This week Ryan Roberts, of StartUp Lawyer, explains his belief that accelerator investments should be structured as convertible equity. In a blog published here, Ryan first looks back to an article he wrote about accelerator documents and the need for such documents to be uncomplicated in order to not scare away the best startups. Just like the documents used by accelerators have needed to change, there is also a need to refocus the investment documents used by accelerators, including turning such investments into convertible equity.
There are two main issues Ryan highlights that create difficulty when it comes to accelerator investments. First, tax-related issues, and second, issues due to their investment being common stock. This was working well, and then things got messy when later-stage startups starting seeking out accelerators, and there was a much bigger, and complicated, cap table. This has left accelerators essentially playing the role of the venture capitalist, and many problems can be created, such as current investors being entirely unaware that the startup was looking to join an accelerator.
Convertible equity is a potential solution to the complicated and convoluted process for later-stage startups that may already have investors and obligations to them. An investor holding stock may be less turned off by the startups’ move to join an accelerator when convertible equity is involved because the accelerator does not become a stockholder in return. Ryan writes that the startup can “tell your investors, in all honesty, that the accelerator will not get shares until and as part of the next financing.”
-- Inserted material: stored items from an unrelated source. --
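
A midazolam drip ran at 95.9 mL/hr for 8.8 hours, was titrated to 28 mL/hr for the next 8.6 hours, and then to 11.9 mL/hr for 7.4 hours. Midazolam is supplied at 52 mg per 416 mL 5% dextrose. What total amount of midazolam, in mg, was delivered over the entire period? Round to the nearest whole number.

147 mg

Concentration = 52 mg ÷ 416 mL = 0.125 mg/mL
Stage 1: 95.9 mL/hr × 8.8 hr = 843.92 mL → 843.92 mL × 0.125 mg/mL = 105.49 mg
Stage 2: 28 mL/hr × 8.6 hr = 240.8 mL → 240.8 mL × 0.125 mg/mL = 30.1 mg
Stage 3: 11.9 mL/hr × 7.4 hr = 88.06 mL → 88.06 mL × 0.125 mg/mL = 11.0075 mg
Total = 105.49 + 30.1 + 11.0075 = 146.5975 mg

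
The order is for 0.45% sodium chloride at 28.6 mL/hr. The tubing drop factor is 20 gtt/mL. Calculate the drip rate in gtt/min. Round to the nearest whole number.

10 gtt/min

28.6 mL/hr ÷ 60 min/hr = 0.4766667 mL/min
0.4766667 mL/min × 20 gtt/mL = 9.533333 gtt/min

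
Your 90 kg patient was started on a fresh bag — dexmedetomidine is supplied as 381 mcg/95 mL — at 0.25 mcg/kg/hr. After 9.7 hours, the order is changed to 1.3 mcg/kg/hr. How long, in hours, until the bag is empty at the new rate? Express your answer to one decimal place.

1.4 hours

Initial rate:
Dose = 0.25 mcg/kg/hr × 90 kg = 22.5 mcg/hr
Concentration = 381 mcg ÷ 95 mL = 4.010526 mcg/mL
Rate = 22.5 mcg/hr ÷ 4.010526 mcg/mL = 5.610236 mL/hr
Volume infused so far = 5.610236 mL/hr × 9.7 hr = 54.41929 mL
Volume remaining = 95 − 54.41929 = 40.58071 mL
New rate:
Dose = 1.3 mcg/kg/hr × 90 kg = 117 mcg/hr
Rate = 117 mcg/hr ÷ 4.010526 mcg/mL = 29.17323 mL/hr
Time remaining = 40.58071 mL ÷ 29.17323 mL/hr = 1.391026 hr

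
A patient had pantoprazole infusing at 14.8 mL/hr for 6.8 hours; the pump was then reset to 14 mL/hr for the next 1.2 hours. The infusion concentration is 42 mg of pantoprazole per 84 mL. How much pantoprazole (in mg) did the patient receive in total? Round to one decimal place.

Concentration = 42 mg ÷ 84 mL = 0.5 mg/mL
Stage 1: 14.8 mL/hr × 6.8 hr = 100.64 mL → 100.64 mL × 0.5 mg/mL = 50.32 mg
Stage 2: 14 mL/hr × 1.2 hr = 16.8 mL → 16.8 mL × 0.5 mg/mL = 8.4 mg
Total = 50.32 + 8.4 = 58.72 mg

58.7 mg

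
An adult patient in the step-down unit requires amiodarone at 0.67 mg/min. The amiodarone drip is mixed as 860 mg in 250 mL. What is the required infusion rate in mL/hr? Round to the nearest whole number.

12 mL/hr

0.67 mg/min × 60 min/hr = 40.2 mg/hr
Concentration = 860 mg ÷ 250 mL = 3.44 mg/mL
Rate = 40.2 mg/hr ÷ 3.44 mg/mL = 11.68605 mL/hr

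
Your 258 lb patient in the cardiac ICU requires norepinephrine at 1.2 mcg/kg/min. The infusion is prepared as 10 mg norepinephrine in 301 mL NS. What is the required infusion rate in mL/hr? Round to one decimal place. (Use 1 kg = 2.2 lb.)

254.2 mL/hr

Weight = 258 lb ÷ 2.2 lb/kg = 117.2727 kg
Dose = 1.2 mcg/kg/min × 117.2727 kg = 140.7273 mcg/min
140.7273 mcg/min × 60 min/hr = 8443.636 mcg/hr
Concentration = 10 mg ÷ 301 mL = 0.03322259 mg/mL = 33.22259 mcg/mL
Rate = 8443.636 mcg/hr ÷ 33.22259 mcg/mL = 254.1535 mL/hr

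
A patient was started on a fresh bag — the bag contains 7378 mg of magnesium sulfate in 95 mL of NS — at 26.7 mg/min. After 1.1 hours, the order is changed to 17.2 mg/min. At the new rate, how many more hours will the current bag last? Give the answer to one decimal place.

Initial rate:
26.7 mg/min × 60 min/hr = 1602 mg/hr
Concentration = 7378 mg ÷ 95 mL = 77.66316 mg/mL
Rate = 1602 mg/hr ÷ 77.66316 mg/mL = 20.62754 mL/hr
Volume infused so far = 20.62754 mL/hr × 1.1 hr = 22.6903 mL
Volume remaining = 95 − 22.6903 = 72.3097 mL
New rate:
17.2 mg/min × 60 min/hr = 1032 mg/hr
Rate = 1032 mg/hr ÷ 77.66316 mg/mL = 13.28815 mL/hr
Time remaining = 72.3097 mL ÷ 13.28815 mL/hr = 5.441667 hr

5.4 hours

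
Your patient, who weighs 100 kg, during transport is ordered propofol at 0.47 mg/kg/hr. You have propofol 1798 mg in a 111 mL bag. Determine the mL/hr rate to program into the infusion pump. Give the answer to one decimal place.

2.9 mL/hr

Dose = 0.47 mg/kg/hr × 100 kg = 47 mg/hr
Concentration = 1798 mg ÷ 111 mL = 16.1982 mg/mL
Rate = 47 mg/hr ÷ 16.1982 mg/mL = 2.901557 mL/hr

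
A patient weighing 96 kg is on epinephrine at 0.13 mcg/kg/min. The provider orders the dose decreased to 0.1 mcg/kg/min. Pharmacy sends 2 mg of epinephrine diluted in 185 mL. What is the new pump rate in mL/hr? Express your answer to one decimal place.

Dose = 0.1 mcg/kg/min × 96 kg = 9.6 mcg/min
9.6 mcg/min × 60 min/hr = 576 mcg/hr
Concentration = 2 mg ÷ 185 mL = 0.01081081 mg/mL = 10.81081 mcg/mL
Rate = 576 mcg/hr ÷ 10.81081 mcg/mL = 53.28 mL/hr

53.3 mL/hr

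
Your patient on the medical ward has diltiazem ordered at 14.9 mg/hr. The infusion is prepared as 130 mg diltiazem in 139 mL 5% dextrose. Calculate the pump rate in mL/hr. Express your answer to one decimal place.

Concentration = 130 mg ÷ 139 mL = 0.9352518 mg/mL
Rate = 14.9 mg/hr ÷ 0.9352518 mg/mL = 15.93154 mL/hr

15.9 mL/hr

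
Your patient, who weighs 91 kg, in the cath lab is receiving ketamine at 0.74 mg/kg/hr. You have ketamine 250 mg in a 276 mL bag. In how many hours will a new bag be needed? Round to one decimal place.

Dose = 0.74 mg/kg/hr × 91 kg = 67.34 mg/hr
Concentration = 250 mg ÷ 276 mL = 0.9057971 mg/mL
Rate = 67.34 mg/hr ÷ 0.9057971 mg/mL = 74.34336 mL/hr
Duration = 276 mL ÷ 74.34336 mL/hr = 3.712504 hr

3.7 hours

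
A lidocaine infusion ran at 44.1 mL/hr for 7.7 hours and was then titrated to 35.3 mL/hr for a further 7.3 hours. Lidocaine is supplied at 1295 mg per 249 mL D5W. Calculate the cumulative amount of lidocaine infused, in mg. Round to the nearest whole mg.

Concentration = 1295 mg ÷ 249 mL = 5.200803 mg/mL
Stage 1: 44.1 mL/hr × 7.7 hr = 339.57 mL → 339.57 mL × 5.200803 mg/mL = 1766.037 mg
Stage 2: 35.3 mL/hr × 7.3 hr = 257.69 mL → 257.69 mL × 5.200803 mg/mL = 1340.195 mg
Total = 1766.037 + 1340.195 = 3106.232 mg

3106 mg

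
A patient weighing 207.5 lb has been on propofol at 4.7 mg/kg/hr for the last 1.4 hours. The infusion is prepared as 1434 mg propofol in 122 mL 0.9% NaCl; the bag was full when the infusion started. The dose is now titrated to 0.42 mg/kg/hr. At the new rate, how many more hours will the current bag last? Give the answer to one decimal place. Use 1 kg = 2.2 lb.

Initial rate:
Weight = 207.5 lb ÷ 2.2 lb/kg = 94.31818 kg
Dose = 4.7 mg/kg/hr × 94.31818 kg = 443.2955 mg/hr
Concentration = 1434 mg ÷ 122 mL = 11.7541 mg/mL
Rate = 443.2955 mg/hr ÷ 11.7541 mg/mL = 37.71412 mL/hr
Volume infused so far = 37.71412 mL/hr × 1.4 hr = 52.79977 mL
Volume remaining = 122 − 52.79977 = 69.20023 mL
New rate:
Dose = 0.42 mg/kg/hr × 94.31818 kg = 39.61364 mg/hr
Rate = 39.61364 mg/hr ÷ 11.7541 mg/mL = 3.370198 mL/hr
Time remaining = 69.20023 mL ÷ 3.370198 mL/hr = 20.53299 hr

20.5 hours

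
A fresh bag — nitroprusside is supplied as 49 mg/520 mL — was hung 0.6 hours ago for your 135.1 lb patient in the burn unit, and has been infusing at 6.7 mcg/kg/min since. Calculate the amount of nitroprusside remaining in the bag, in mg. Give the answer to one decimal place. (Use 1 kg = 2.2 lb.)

34.2 mg

Weight = 135.1 lb ÷ 2.2 lb/kg = 61.40909 kg
Dose = 6.7 mcg/kg/min × 61.40909 kg = 411.4409 mcg/min
411.4409 mcg/min × 60 min/hr = 24686.45 mcg/hr
Concentration = 49 mg ÷ 520 mL = 0.09423077 mg/mL = 94.23077 mcg/mL
Rate = 24686.45 mcg/hr ÷ 94.23077 mcg/mL = 261.9787 mL/hr
Volume infused = 261.9787 mL/hr × 0.6 hr = 157.1872 mL
Volume remaining = 520 − 157.1872 = 362.8128 mL
Drug remaining = 362.8128 mL × 94.23077 mcg/mL = 34188.13 mcg = 34.18813 mg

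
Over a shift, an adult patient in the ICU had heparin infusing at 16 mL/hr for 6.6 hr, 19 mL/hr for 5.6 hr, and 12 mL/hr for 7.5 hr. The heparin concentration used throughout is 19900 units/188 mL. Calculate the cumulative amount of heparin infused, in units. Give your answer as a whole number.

31967 units

Concentration = 19900 units ÷ 188 mL = 105.8511 units/mL
Stage 1: 16 mL/hr × 6.6 hr = 105.6 mL → 105.6 mL × 105.8511 units/mL = 11177.87 units
Stage 2: 19 mL/hr × 5.6 hr = 106.4 mL → 106.4 mL × 105.8511 units/mL = 11262.55 units
Stage 3: 12 mL/hr × 7.5 hr = 90 mL → 90 mL × 105.8511 units/mL = 9526.596 units
Total = 11177.87 + 11262.55 + 9526.596 = 31967.02 units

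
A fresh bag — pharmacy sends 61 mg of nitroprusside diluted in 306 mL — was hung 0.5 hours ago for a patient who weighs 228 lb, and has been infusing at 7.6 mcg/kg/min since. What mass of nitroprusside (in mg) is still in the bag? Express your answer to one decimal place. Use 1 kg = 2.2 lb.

Weight = 228 lb ÷ 2.2 lb/kg = 103.6364 kg
Dose = 7.6 mcg/kg/min × 103.6364 kg = 787.6364 mcg/min
787.6364 mcg/min × 60 min/hr = 47258.18 mcg/hr
Concentration = 61 mg ÷ 306 mL = 0.1993464 mg/mL = 199.3464 mcg/mL
Rate = 47258.18 mcg/hr ÷ 199.3464 mcg/mL = 237.0656 mL/hr
Volume infused = 237.0656 mL/hr × 0.5 hr = 118.5328 mL
Volume remaining = 306 − 118.5328 = 187.4672 mL
Drug remaining = 187.4672 mL × 199.3464 mcg/mL = 37370.91 mcg = 37.37091 mg

37.4 mg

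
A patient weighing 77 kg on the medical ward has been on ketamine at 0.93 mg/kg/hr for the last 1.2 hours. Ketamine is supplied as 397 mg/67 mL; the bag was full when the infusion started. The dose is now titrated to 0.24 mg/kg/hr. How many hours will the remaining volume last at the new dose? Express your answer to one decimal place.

Initial rate:
Dose = 0.93 mg/kg/hr × 77 kg = 71.61 mg/hr
Concentration = 397 mg ÷ 67 mL = 5.925373 mg/mL
Rate = 71.61 mg/hr ÷ 5.925373 mg/mL = 12.08531 mL/hr
Volume infused so far = 12.08531 mL/hr × 1.2 hr = 14.50238 mL
Volume remaining = 67 − 14.50238 = 52.49762 mL
New rate:
Dose = 0.24 mg/kg/hr × 77 kg = 18.48 mg/hr
Rate = 18.48 mg/hr ÷ 5.925373 mg/mL = 3.118791 mL/hr
Time remaining = 52.49762 mL ÷ 3.118791 mL/hr = 16.83268 hr

16.8 hours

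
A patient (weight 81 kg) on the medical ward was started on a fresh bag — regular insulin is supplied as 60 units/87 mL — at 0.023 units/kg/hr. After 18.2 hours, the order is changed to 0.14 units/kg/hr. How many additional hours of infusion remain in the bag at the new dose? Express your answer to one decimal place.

Initial rate:
Dose = 0.023 units/kg/hr × 81 kg = 1.863 units/hr
Concentration = 60 units ÷ 87 mL = 0.6896552 units/mL
Rate = 1.863 units/hr ÷ 0.6896552 units/mL = 2.70135 mL/hr
Volume infused so far = 2.70135 mL/hr × 18.2 hr = 49.16457 mL
Volume remaining = 87 − 49.16457 = 37.83543 mL
New rate:
Dose = 0.14 units/kg/hr × 81 kg = 11.34 units/hr
Rate = 11.34 units/hr ÷ 0.6896552 units/mL = 16.443 mL/hr
Time remaining = 37.83543 mL ÷ 16.443 mL/hr = 2.301005 hr

2.3 hours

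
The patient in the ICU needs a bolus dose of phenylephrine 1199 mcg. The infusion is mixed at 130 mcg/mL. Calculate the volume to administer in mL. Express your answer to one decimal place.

Volume = 1199 mcg ÷ 130 mcg/mL = 9.223077 mL

9.2 mL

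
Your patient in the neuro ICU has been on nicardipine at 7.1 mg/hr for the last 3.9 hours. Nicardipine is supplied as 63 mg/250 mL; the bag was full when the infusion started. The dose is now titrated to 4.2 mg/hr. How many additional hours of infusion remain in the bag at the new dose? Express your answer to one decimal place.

Initial rate:
Concentration = 63 mg ÷ 250 mL = 0.252 mg/mL
Rate = 7.1 mg/hr ÷ 0.252 mg/mL = 28.1746 mL/hr
Volume infused so far = 28.1746 mL/hr × 3.9 hr = 109.881 mL
Volume remaining = 250 − 109.881 = 140.119 mL
New rate:
Rate = 4.2 mg/hr ÷ 0.252 mg/mL = 16.66667 mL/hr
Time remaining = 140.119 mL ÷ 16.66667 mL/hr = 8.407143 hr

8.4 hours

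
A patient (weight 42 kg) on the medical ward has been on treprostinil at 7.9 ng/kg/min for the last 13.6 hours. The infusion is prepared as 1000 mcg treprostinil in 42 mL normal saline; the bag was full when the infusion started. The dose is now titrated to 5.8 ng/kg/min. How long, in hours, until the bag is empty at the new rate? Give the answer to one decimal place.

49.9 hours

Initial rate:
Dose = 7.9 ng/kg/min × 42 kg = 331.8 ng/min
331.8 ng/min × 60 min/hr = 19908 ng/hr
Concentration = 1000 mcg ÷ 42 mL = 23.80952 mcg/mL = 23809.52 ng/mL
Rate = 19908 ng/hr ÷ 23809.52 ng/mL = 0.836136 mL/hr
Volume infused so far = 0.836136 mL/hr × 13.6 hr = 11.37145 mL
Volume remaining = 42 − 11.37145 = 30.62855 mL
New rate:
Dose = 5.8 ng/kg/min × 42 kg = 243.6 ng/min
243.6 ng/min × 60 min/hr = 14616 ng/hr
Rate = 14616 ng/hr ÷ 23809.52 ng/mL = 0.613872 mL/hr
Time remaining = 30.62855 mL ÷ 0.613872 mL/hr = 49.89403 hr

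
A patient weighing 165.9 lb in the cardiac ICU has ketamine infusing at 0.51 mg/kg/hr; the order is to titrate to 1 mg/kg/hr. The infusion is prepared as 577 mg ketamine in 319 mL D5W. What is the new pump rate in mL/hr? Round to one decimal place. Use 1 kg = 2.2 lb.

41.7 mL/hr

Weight = 165.9 lb ÷ 2.2 lb/kg = 75.40909 kg
Dose = 1 mg/kg/hr × 75.40909 kg = 75.40909 mg/hr
Concentration = 577 mg ÷ 319 mL = 1.808777 mg/mL
Rate = 75.40909 mg/hr ÷ 1.808777 mg/mL = 41.69064 mL/hr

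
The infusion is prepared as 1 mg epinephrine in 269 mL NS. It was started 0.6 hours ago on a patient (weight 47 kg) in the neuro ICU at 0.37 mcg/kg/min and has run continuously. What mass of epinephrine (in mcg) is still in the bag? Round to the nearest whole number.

374 mcg

Dose = 0.37 mcg/kg/min × 47 kg = 17.39 mcg/min
17.39 mcg/min × 60 min/hr = 1043.4 mcg/hr
Concentration = 1 mg ÷ 269 mL = 0.003717472 mg/mL = 3.717472 mcg/mL
Rate = 1043.4 mcg/hr ÷ 3.717472 mcg/mL = 280.6746 mL/hr
Volume infused = 280.6746 mL/hr × 0.6 hr = 168.4048 mL
Volume remaining = 269 − 168.4048 = 100.5952 mL
Drug remaining = 100.5952 mL × 3.717472 mcg/mL = 373.96 mcg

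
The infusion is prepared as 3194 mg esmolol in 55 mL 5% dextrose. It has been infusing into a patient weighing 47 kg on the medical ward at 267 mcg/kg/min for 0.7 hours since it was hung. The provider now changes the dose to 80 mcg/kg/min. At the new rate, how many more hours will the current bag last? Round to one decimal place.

11.8 hours

Initial rate:
Dose = 267 mcg/kg/min × 47 kg = 12549 mcg/min
12549 mcg/min × 60 min/hr = 752940 mcg/hr
Concentration = 3194 mg ÷ 55 mL = 58.07273 mg/mL = 58072.73 mcg/mL
Rate = 752940 mcg/hr ÷ 58072.73 mcg/mL = 12.96547 mL/hr
Volume infused so far = 12.96547 mL/hr × 0.7 hr = 9.075827 mL
Volume remaining = 55 − 9.075827 = 45.92417 mL
New rate:
Dose = 80 mcg/kg/min × 47 kg = 3760 mcg/min
3760 mcg/min × 60 min/hr = 225600 mcg/hr
Rate = 225600 mcg/hr ÷ 58072.73 mcg/mL = 3.884784 mL/hr
Time remaining = 45.92417 mL ÷ 3.884784 mL/hr = 11.82155 hr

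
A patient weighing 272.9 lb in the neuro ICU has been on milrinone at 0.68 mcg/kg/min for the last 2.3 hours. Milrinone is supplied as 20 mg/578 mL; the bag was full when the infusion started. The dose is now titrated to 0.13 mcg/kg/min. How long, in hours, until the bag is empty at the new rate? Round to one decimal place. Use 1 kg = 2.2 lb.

8.6 hours

Initial rate:
Weight = 272.9 lb ÷ 2.2 lb/kg = 124.0455 kg
Dose = 0.68 mcg/kg/min × 124.0455 kg = 84.35091 mcg/min
84.35091 mcg/min × 60 min/hr = 5061.055 mcg/hr
Concentration = 20 mg ÷ 578 mL = 0.03460208 mg/mL = 34.60208 mcg/mL
Rate = 5061.055 mcg/hr ÷ 34.60208 mcg/mL = 146.2645 mL/hr
Volume infused so far = 146.2645 mL/hr × 2.3 hr = 336.4083 mL
Volume remaining = 578 − 336.4083 = 241.5917 mL
New rate:
Dose = 0.13 mcg/kg/min × 124.0455 kg = 16.12591 mcg/min
16.12591 mcg/min × 60 min/hr = 967.5545 mcg/hr
Rate = 967.5545 mcg/hr ÷ 34.60208 mcg/mL = 27.96233 mL/hr
Time remaining = 241.5917 mL ÷ 27.96233 mL/hr = 8.6399 hr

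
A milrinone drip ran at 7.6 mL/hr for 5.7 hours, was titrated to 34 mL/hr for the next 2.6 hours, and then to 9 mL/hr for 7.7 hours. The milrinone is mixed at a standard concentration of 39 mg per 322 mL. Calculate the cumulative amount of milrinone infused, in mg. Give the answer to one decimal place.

Concentration = 39 mg ÷ 322 mL = 0.121118 mg/mL
Stage 1: 7.6 mL/hr × 5.7 hr = 43.32 mL → 43.32 mL × 0.121118 mg/mL = 5.246832 mg
Stage 2: 34 mL/hr × 2.6 hr = 88.4 mL → 88.4 mL × 0.121118 mg/mL = 10.70683 mg
Stage 3: 9 mL/hr × 7.7 hr = 69.3 mL → 69.3 mL × 0.121118 mg/mL = 8.393478 mg
Total = 5.246832 + 10.70683 + 8.393478 = 24.34714 mg

24.3 mg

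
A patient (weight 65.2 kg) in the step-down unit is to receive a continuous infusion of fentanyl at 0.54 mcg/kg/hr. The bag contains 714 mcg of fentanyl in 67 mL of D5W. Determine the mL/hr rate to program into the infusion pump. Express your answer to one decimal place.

Dose = 0.54 mcg/kg/hr × 65.2 kg = 35.208 mcg/hr
Concentration = 714 mcg ÷ 67 mL = 10.65672 mcg/mL
Rate = 35.208 mcg/hr ÷ 10.65672 mcg/mL = 3.303832 mL/hr

3.3 mL/hr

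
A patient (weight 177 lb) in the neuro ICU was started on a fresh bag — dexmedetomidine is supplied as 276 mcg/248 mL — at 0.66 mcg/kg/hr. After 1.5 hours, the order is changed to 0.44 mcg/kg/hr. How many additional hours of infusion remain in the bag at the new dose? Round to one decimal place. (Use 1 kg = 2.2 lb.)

Initial rate:
Weight = 177 lb ÷ 2.2 lb/kg = 80.45455 kg
Dose = 0.66 mcg/kg/hr × 80.45455 kg = 53.1 mcg/hr
Concentration = 276 mcg ÷ 248 mL = 1.112903 mcg/mL
Rate = 53.1 mcg/hr ÷ 1.112903 mcg/mL = 47.71304 mL/hr
Volume infused so far = 47.71304 mL/hr × 1.5 hr = 71.56957 mL
Volume remaining = 248 − 71.56957 = 176.4304 mL
New rate:
Dose = 0.44 mcg/kg/hr × 80.45455 kg = 35.4 mcg/hr
Rate = 35.4 mcg/hr ÷ 1.112903 mcg/mL = 31.8087 mL/hr
Time remaining = 176.4304 mL ÷ 31.8087 mL/hr = 5.54661 hr

5.5 hours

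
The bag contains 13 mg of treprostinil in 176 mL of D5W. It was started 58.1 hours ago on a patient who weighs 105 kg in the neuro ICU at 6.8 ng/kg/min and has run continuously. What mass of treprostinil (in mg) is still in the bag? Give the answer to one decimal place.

10.5 mg

Dose = 6.8 ng/kg/min × 105 kg = 714 ng/min
714 ng/min × 60 min/hr = 42840 ng/hr
Concentration = 13 mg ÷ 176 mL = 0.07386364 mg/mL = 73863.64 ng/mL
Rate = 42840 ng/hr ÷ 73863.64 ng/mL = 0.5799877 mL/hr
Volume infused = 0.5799877 mL/hr × 58.1 hr = 33.69728 mL
Volume remaining = 176 − 33.69728 = 142.3027 mL
Drug remaining = 142.3027 mL × 73863.64 ng/mL = 10510996 ng = 10.511 mg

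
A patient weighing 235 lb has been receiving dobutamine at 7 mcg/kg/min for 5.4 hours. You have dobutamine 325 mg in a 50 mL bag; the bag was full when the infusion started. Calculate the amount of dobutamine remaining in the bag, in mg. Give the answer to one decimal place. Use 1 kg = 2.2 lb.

Weight = 235 lb ÷ 2.2 lb/kg = 106.8182 kg
Dose = 7 mcg/kg/min × 106.8182 kg = 747.7273 mcg/min
747.7273 mcg/min × 60 min/hr = 44863.64 mcg/hr
Concentration = 325 mg ÷ 50 mL = 6.5 mg/mL = 6500 mcg/mL
Rate = 44863.64 mcg/hr ÷ 6500 mcg/mL = 6.902098 mL/hr
Volume infused = 6.902098 mL/hr × 5.4 hr = 37.27133 mL
Volume remaining = 50 − 37.27133 = 12.72867 mL
Drug remaining = 12.72867 mL × 6500 mcg/mL = 82736.36 mcg = 82.73636 mg

82.7 mg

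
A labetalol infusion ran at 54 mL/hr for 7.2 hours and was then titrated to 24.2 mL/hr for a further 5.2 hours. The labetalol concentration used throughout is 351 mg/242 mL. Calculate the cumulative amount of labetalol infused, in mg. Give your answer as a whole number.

Concentration = 351 mg ÷ 242 mL = 1.450413 mg/mL
Stage 1: 54 mL/hr × 7.2 hr = 388.8 mL → 388.8 mL × 1.450413 mg/mL = 563.9207 mg
Stage 2: 24.2 mL/hr × 5.2 hr = 125.84 mL → 125.84 mL × 1.450413 mg/mL = 182.52 mg
Total = 563.9207 + 182.52 = 746.4407 mg

746 mg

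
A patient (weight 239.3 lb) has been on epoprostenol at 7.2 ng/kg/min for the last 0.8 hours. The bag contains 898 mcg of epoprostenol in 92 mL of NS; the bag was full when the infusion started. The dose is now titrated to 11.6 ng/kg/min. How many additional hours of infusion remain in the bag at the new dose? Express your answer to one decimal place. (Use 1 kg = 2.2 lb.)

11.4 hours

Initial rate:
Weight = 239.3 lb ÷ 2.2 lb/kg = 108.7727 kg
Dose = 7.2 ng/kg/min × 108.7727 kg = 783.1636 ng/min
783.1636 ng/min × 60 min/hr = 46989.82 ng/hr
Concentration = 898 mcg ÷ 92 mL = 9.76087 mcg/mL = 9760.87 ng/mL
Rate = 46989.82 ng/hr ÷ 9760.87 ng/mL = 4.814102 mL/hr
Volume infused so far = 4.814102 mL/hr × 0.8 hr = 3.851281 mL
Volume remaining = 92 − 3.851281 = 88.14872 mL
New rate:
Dose = 11.6 ng/kg/min × 108.7727 kg = 1261.764 ng/min
1261.764 ng/min × 60 min/hr = 75705.82 ng/hr
Rate = 75705.82 ng/hr ÷ 9760.87 ng/mL = 7.756053 mL/hr
Time remaining = 88.14872 mL ÷ 7.756053 mL/hr = 11.36515 hr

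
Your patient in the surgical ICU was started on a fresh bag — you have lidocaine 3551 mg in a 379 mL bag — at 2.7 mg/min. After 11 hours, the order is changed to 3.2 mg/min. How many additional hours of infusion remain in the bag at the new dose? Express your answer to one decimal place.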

Lighter Capital offers an easy to understand definition of convertible equity; a security that allows startups to obtain financing but which does not need to be repaid and does not accrue interest. Convertible equity is not debt, so this puts the accelerator putting money into the startup in a more favorable position above other investors upon liquidation or dissolution. A better solution to convertible notes, convertible equity makes sense, not just because it is a lot easier, but because it solves a lot of potential problems in a better way than other structures can.